Dot-Blot-Assay zur Quantifizierung des viralen Genoms

Um die virale DNA mit dem Dot-Blot-Assay zu quantifizieren, beginnen Sie mit einer isolierten viralen DNA-Suspension. Mit einer alkalischen Lösung behandeln, um die doppelsträngige DNA für die anschließende Hybridisierung in Einzelstränge zu denaturieren.

Bauen Sie das Dot-Blot-Gerät mit einer vorbenetzten Nylonmembran zusammen. Laden Sie denaturierte virale DNA und linearisierte Standard-Plasmid-DNA-Lösungen in die Vertiefungen. Wenden Sie ein geeignetes Vakuum an, das den effektiven Transfer negativ geladener viraler einzelsträngiger DNA und die Bindung an die positiv geladene Membranoberfläche durch elektrostatische Wechselwirkungen erleichtert, wodurch Punktmuster gebildet werden.

Waschen Sie die Membran nach dem Lauf mit Natriumcitratpuffer, um die Empfindlichkeit des Assays zu verbessern.

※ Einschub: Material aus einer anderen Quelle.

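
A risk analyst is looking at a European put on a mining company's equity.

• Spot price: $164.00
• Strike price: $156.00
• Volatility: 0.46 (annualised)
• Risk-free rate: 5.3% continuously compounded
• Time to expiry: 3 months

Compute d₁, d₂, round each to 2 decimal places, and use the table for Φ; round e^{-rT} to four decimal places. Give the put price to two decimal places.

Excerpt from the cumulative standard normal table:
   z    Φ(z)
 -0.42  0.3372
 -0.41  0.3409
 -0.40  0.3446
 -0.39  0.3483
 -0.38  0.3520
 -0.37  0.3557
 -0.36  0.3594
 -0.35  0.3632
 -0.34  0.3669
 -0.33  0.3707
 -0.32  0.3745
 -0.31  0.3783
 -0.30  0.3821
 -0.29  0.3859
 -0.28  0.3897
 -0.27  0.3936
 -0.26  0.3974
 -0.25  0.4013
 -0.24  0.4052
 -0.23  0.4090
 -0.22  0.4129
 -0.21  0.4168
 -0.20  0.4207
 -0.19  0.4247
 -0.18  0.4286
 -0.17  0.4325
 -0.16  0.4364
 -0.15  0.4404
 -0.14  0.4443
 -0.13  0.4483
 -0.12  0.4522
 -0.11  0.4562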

Setzen Sie die Membran nach dem Trocknen ultraviolettem Licht aus und vernetzen Sie die getleckte DNA mit der Membran.

Geben Sie der Membran ein hitzedenaturiertes, nicht-heterologes DNA-Fragment und eine virale genomspezifische radioaktive, mit Phosphor markierte DNA-Sondensuspension in Hybridisierungspuffer zu. Inkubieren, um die Hybridisierung zu erleichtern.

Die DNA-Fragmente wirken als Blockiermittel, binden an die verbleibenden Membranregionen, wodurch die unspezifische Sondenbindung minimiert wird. Die radioaktive Sonde hybridisiert mit der komplementären Sequenz auf der einzelsträngigen DNA des Virus.

Waschen Sie mit Waschpuffer, um nicht hybridisierte Sonden zu entfernen. Quantifizieren Sie mit dem Phosphor-Bildscanning-System die radioaktiven Signale, die von den radioaktiven Sonden emittiert werden, die mit dem viralen Genom auf der Membran hybridisiert sind, um Dot-Blot-Signale zu erhalten.

Aus der Standardkurve kann die Signalintensität jedes Punktes auf der Membran verwendet werden, um die Menge an viraler DNA in der Probe zu berechnen.